Howard and Campbell, who served as Dean of NC A&T’s College of Health and Human Sciences until 2021, were soon using the toolkit to design a new approach to addressing social determinants of health in North Carolina. Cone Health, their partner and the provider of the matching funds, identified six North Carolina ZIP Codes with the highest number of low-acuity emergency room visits — a classic sign that a community lacks access to health care resources.
Then the team worked with churches in each ZIP Code to identify their most important health needs. Crucial to this partnership was the Congregational Nurse Program established by Cone Health in 1998, which had already identified trusted health professionals in many faith communities.
Congregational nurses are members of churches who serve as health advisers to their co-parishioners. According to Howard, these members of the most trusted profession enjoy an even higher level of trust. “It’s not just that you brought in a nurse to speak to this congregation,” she said. “She is a part of the congregation, a trusted member of the community.”
By the time Howard and Campbell began meeting with the pastors and nurses, it was clear that the COVID-19 pandemic would be the most pressing health need for their communities. So they agreed to work with Cone Health and the Guilford County Health Department to set up church-based sites for testing and vaccinations.
Campbell said that an important strength of the churches, Cone Health, and all the partners involved in the work was that they each already represented strong local coalitions. This helped bring whole communities on board from the start.
“If you can come to the table with people who already understand the importance of forming partnerships and coalitions, and who bring some themselves, then you are going to be ahead of the game,” Campbell said.
“You can already have diversity of thought when you receive an opportunity,” Howard added. “We all bring our own ideas and opinions, and that strengthens any proposal or initiative.”
That’s not to say the program did not face challenges, however. Campbell said that in early conversations, it was unclear what role pastors would play.
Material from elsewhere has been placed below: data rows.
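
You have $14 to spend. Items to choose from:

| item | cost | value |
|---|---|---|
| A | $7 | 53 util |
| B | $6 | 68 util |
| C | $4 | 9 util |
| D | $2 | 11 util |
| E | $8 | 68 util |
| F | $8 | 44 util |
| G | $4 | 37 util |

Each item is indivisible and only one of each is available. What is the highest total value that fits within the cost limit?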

They were more comfortable serving as spiritual leaders than health leaders, she said.
“They were pretty quiet in those meetings when we started out,” she said. “We let them be quiet if that is what they needed to be. But then we provided expertise that helped them feel like they could engage on these issues.”
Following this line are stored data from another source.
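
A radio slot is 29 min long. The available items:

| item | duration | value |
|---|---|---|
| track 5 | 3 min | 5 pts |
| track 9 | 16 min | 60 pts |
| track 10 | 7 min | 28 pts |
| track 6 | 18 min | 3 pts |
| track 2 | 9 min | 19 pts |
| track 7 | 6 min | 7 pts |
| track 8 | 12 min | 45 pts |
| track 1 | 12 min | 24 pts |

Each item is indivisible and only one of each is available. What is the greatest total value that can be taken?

105 pts

Check high-value combinations within 29 min:
- track 9+track 8: duration 16+12=28, value 60+45=105
- track 9+track 10+track 7: duration 16+7+6=29, value 60+28+7=95
- track 5+track 9+track 10: duration 3+16+7=26, value 5+60+28=93
- track 10+track 2+track 8: duration 7+9+12=28, value 28+19+45=92
Best: 105 pts.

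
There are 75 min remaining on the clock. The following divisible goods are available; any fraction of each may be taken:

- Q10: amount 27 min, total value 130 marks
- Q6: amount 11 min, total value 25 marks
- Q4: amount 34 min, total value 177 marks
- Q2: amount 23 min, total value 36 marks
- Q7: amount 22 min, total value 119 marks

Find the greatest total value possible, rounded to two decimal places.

Take in order of value per unit:
- Q7 (119/22 per unit): all 22 → value 119, running total 119.00
- Q4 (177/34 per unit): all 34 → value 177, running total 296.00
- Q10 (130/27 per unit): 19 of 27 → value 19×130/27 = 91.4815, running total 387.48
Total 387.48.

387.48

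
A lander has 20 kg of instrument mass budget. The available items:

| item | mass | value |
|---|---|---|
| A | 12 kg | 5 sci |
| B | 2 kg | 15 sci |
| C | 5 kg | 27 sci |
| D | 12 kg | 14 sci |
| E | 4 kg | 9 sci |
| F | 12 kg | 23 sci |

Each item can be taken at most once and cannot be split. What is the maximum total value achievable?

This is a 0/1 knapsack; check combinations near the capacity.
- B+C+F: mass 2+5+12=19, value 15+27+23=65
- B+C+D: mass 2+5+12=19, value 15+27+14=56
- B+C+E: mass 2+5+4=11, value 15+27+9=51
- C+F: mass 5+12=17, value 27+23=50
- B+E+F: mass 2+4+12=18, value 15+9+23=47
Best: 65 sci.

65 sci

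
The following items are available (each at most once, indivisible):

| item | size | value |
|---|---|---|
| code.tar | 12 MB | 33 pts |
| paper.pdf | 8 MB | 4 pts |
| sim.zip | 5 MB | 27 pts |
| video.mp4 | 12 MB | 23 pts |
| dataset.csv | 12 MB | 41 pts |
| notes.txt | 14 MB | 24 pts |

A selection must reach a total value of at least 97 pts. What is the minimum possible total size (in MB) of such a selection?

Subsets with value ≥ 97, sorted by total size:
- code.tar+sim.zip+dataset.csv: size 29, value 101
- code.tar+video.mp4+dataset.csv: size 36, value 97
- code.tar+paper.pdf+sim.zip+dataset.csv: size 37, value 105
Minimum size: 29 MB.

29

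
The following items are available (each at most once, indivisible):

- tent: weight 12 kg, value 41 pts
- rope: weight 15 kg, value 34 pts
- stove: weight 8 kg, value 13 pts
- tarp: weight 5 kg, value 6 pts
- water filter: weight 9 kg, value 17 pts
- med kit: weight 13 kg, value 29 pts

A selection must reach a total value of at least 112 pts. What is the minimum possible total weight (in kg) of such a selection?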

One key area where the pastors could lead was building trust. As in underserved communities all over the country, the mostly Black church communities had a higher level of distrust in the health care system due to a history of racial violence and oppression.
The team took care to explicitly address these concerns. For example, presentations by a virologist explicitly contrasted the development of today’s vaccines with traumatic episodes from the past such as the Tuskegee Syphilis Study.
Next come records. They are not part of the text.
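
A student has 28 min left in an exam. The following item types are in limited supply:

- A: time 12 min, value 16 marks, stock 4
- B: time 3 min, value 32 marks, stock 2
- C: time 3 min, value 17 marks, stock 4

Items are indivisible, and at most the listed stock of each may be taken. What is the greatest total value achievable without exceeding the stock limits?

Best selections within time 28 and stock limits:
- 2×B + 4×C: time 18, value 132
- 1×A + 2×B + 3×C: time 27, value 131
- 1×A + 1×B + 4×C: time 27, value 116
Best: 132 marks.

132 marks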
“He couched what he was saying in terms of historical information for marginalized communities,” Campbell said. “For many of the pastors, this was an a-ha moment. It said ‘We have this history, but we also have this virus that knows no history.’ The virologist himself was African-American, so he understood the full weight of what they were dealing with.” The pastors, in turn, felt comfortable embracing the information shared.”
While the counties targeted by the program had COVID-19 vaccination rates that were lower than average overall, the data show signs of hope in the communities being served by the program, with vaccination rates rising among the targeted communities The team attributes this difference to the work of Project RARE.
Now the project has turned to designing interventions for hypertension, cardiovascular disease, and other chronic diseases exacerbated by social determinants of health. But no matter what health issues are addressed, Campbell said, nurses will still be key to the program’s success.
“Nurses have always been focused on the whole patient,” she said. “That’s our history. They were focused on social determinants before anyone even coined the term.”